En vigueur depuis septembre 2023, la deuxième phase se révèle un peu plus complexe. Les principales exigences émises par la loi 25 sont les suivantes :

  • Établir et publier une politique de gouvernance encadrant la gestion des informations personnelles;
  • Réaliser une évaluation des risques avant de communiquer des informations personnelles hors du Québec;
  • Détruire toutes informations personnelles détenues une fois que leur finalité de collecte est accomplie ou les anonymiser;
  • Respecter les nouvelles règles concernant le consentement à la collecte et au stockage des renseignements personnels.

Finalement, la troisième phase sera en vigueur à partir de septembre 2024 et exigera aux entreprises de répondre aux demandes de portabilité des renseignements personnels. Le droit à la portabilité permet aux usagers d’obtenir la communication des renseignements informatisés qu’ils ont fournis et d’obtenir l’accès à ces renseignements pour leur usage personnel.

Pénalités en cas de non-conformité

La non-conformité à la loi 25 pourrait entraîner des pénalités financières majeures pour les entreprises. En cas d’infractions administratives, les sanctions financières pour les entreprises seront minimalement de 1 000$ et s’élèveront jusqu’à 2% du chiffre d’affaires ou 10 M$.

Dans l’éventualité que la CAI intente une poursuite pénale pour une infraction, les sanctions financières iront de 15 000$ jusqu’à 25 M$ ou 4% du chiffre d’affaires.
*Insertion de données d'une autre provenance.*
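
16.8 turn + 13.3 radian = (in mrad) 1.189e+05. Check: 1 turn = 6.2831853 rad, so 16.8 turn = 16.8 * 6.2831853 = 105.55751 rad. 13.3 radian = 13.3 rad. Sum: 105.55751 + 13.3 = 118.85751 rad. 1 mrad = 0.001 rad, so 118.85751 rad = 118.85751 / 0.001 = 118857.51 mrad ≈ 1.189e+05 mrad (4 s.f.).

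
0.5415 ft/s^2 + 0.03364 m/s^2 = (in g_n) 0.02026. Check: 1 ft/s^2 = 0.3048 m/s^2, so 0.5415 ft/s^2 = 0.5415 * 0.3048 = 0.1650492 m/s^2. 0.03364 m/s^2 is already in m/s^2. Sum: 0.1650492 + 0.03364 = 0.1986892 m/s^2. 1 g_n = 9.80665 m/s^2, so 0.1986892 m/s^2 = 0.1986892 / 9.80665 = 0.02026066 g_n ≈ 0.02026 g_n (4 s.f.).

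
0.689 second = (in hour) 0.689 second = 0.689 s. 1 hour = 3600 s, so 0.689 s = 0.689 / 3600 = 0.00019138889 hour ≈ 0.0001914 hour (4 s.f.). Final answer: 0.0001914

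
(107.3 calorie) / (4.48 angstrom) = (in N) 1 calorie = 4.184 J, so 107.3 calorie = 107.3 * 4.184 = 448.9432 J. 1 angstrom = 1e-10 m, so 4.48 angstrom = 4.48 * 1e-10 = 4.48e-10 m. Combine: 448.9432 J / 4.48e-10 m = 1.0021054e+12 N. Result: 1.0021054e+12 N ≈ 1.002e+12 N (4 s.f.). Final answer: 1.002e+12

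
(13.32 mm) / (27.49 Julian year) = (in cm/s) 1.535e-09. Check: 1 mm = 0.001 m, so 13.32 mm = 13.32 * 0.001 = 0.01332 m. 1 Julian year = 31557600 s, so 27.49 Julian year = 27.49 * 31557600 = 8.6751842e+08 s. Combine: 0.01332 m / 8.6751842e+08 s = 1.5354141e-11 m/s. 1 cm/s = 0.01 m/s, so 1.5354141e-11 m/s = 1.5354141e-11 / 0.01 = 1.5354141e-09 cm/s ≈ 1.535e-09 cm/s (4 s.f.).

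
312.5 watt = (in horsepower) 0.4191. Check: 312.5 watt = 312.5 W. 1 horsepower = 745.69987 W, so 312.5 W = 312.5 / 745.69987 = 0.4190694 horsepower ≈ 0.4191 horsepower (4 s.f.).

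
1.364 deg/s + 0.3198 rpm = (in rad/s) 0.0573. Check: 1 deg/s = 0.017453293 rad/s, so 1.364 deg/s = 1.364 * 0.017453293 = 0.023806291 rad/s. 1 rpm = 0.10471976 rad/s, so 0.3198 rpm = 0.3198 * 0.10471976 = 0.033489378 rad/s. Sum: 0.023806291 + 0.033489378 = 0.057295669 rad/s. Result: 0.057295669 rad/s ≈ 0.0573 rad/s (4 s.f.).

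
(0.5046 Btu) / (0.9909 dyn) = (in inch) 2.115e+09. Check: 1 Btu = 1055.0559 J, so 0.5046 Btu = 0.5046 * 1055.0559 = 532.38118 J. 1 dyn = 1e-05 N, so 0.9909 dyn = 0.9909 * 1e-05 = 9.909e-06 N. Combine: 532.38118 J / 9.909e-06 N = 53727034 m. 1 inch = 0.0254 m, so 53727034 m = 53727034 / 0.0254 = 2.1152376e+09 inch ≈ 2.115e+09 inch (4 s.f.).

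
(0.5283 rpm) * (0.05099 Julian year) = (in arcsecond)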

À noter que les administrateurs d’une personne morale pourraient être tenus personnellement responsables en cas de non-conformité avec la loi.

Comment bien se conformer à vos responsabilités

Voici quelques pistes d’actions et de bonnes pratiques à mettre en place pour se conformer aux deux premières phases :

  • Désigner une personne responsable de la gestion des données personnelles;
  • Dresser un inventaire des renseignements personnels détenus;
  • Mettre en place un plan d’action qui vous permettra d’agir rapidement en cas d’incident de confidentialité;
  • Évaluer la sensibilité de chaque information personnelle détenue;
  • Si vous prévoyez utiliser des données biométriques, informez-vous au préalable de vos obligations en la matière.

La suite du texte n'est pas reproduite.